Терадорн

Алли ЭйДжей, 2023

Четвёртая эпоха, 2989 год. Зелёным полушарием Терадорна правит Зарг. Его цель – расширить границы королевства Гайтигонт, поглотив деревни за Стеной, лишить крестьян свободы и вернуть далёкое Жёлтое полушарие, поросшее легендами. Белый мир против, как и Мрачная пустошь, правитель которой охотится за головой короля и Зелёным троном.Зная, что планета Земля погибла вследствие глобализации, королевская пророчица пытается спасти Терадорн.

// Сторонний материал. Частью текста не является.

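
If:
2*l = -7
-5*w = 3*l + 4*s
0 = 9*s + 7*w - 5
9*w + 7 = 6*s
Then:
No Solution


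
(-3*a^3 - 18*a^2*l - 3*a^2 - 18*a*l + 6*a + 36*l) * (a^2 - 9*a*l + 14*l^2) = -3*a^5 + 9*a^4*l - 3*a^4 + 120*a^3*l^2 + 9*a^3*l + 6*a^3 - 252*a^2*l^3 + 120*a^2*l^2 - 18*a^2*l - 252*a*l^3 - 240*a*l^2 + 504*l^3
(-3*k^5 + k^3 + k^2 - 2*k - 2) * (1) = -3*k^5 + k^3 + k^2 - 2*k - 2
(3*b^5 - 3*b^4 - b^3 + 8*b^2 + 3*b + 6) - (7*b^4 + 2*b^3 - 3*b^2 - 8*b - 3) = 3*b^5 - 10*b^4 - 3*b^3 + 11*b^2 + 11*b + 9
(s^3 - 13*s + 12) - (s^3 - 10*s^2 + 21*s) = 10*s^2 - 34*s + 12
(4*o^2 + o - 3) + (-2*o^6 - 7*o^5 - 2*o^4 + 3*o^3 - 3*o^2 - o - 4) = -2*o^6 - 7*o^5 - 2*o^4 + 3*o^3 + o^2 - 7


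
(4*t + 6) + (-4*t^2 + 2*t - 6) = -4*t^2 + 6*t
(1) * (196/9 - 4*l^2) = 196/9 - 4*l^2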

Она отправляет своего подопечного в путешествие, чтобы разыскать отмеченных Белым миром. Им суждено встать на защиту Зелёного полушария и помочь принцессе Мирре исполнить своё предназначение. Но Зарг решает казнить Мирру, которой предрекли свергнуть его с престола.Борьба за собственные интересы и цели неизбежна, но к «концу света» никто не готов. А тем временем в Белом мире рождается войско эфиол – предвестников глобальной войны.

Оглавление

Глава 3. ВОЛЧИЙ ДУХ

В деревушке Волчий Дух с раннего утра готовились к Ластусу, который справляли каждый год в середине осени. После него волчьи жители запасались на зиму мясом: они его коптили и прятали в погреба на случай нелёгкой зимы. Между ними и Солнечным Ликом находились фруктовые сады и огороды жителей солнечной деревни, и пастбища, близ ферм, принадлежащие Волчьему Духу, где они и выращивали скот на убой. Волчьи гонты были единственными поставщиками мяса на юго-востоке королевства. Они продавали его на рынках гайтовским поварам и крестьянам из разных деревень. А вот королевскую кухню их обязали обеспечивать задаром. Только по этой причине их особо не наказывали за охоту в запретных лесах.

Деревушка Волчий Дух была уютной, но не особо гостеприимной. Однако если незнакомец попадал в её края, без крыши над головой не оставался и не опасался за свою жизнь или кошелёк, как это случалось в Вечернем Тумане. Жители же Волчьего Духа не занимались воровством и всякого рода разбоями в пределах своей деревни. Они не зарились на чужие богатства, но за свои стояли горой. Когда случалось какому-нибудь постороннему гонту ограбить представителя этой деревни — негодовали все её жители и сообща помогали найти наглого вора.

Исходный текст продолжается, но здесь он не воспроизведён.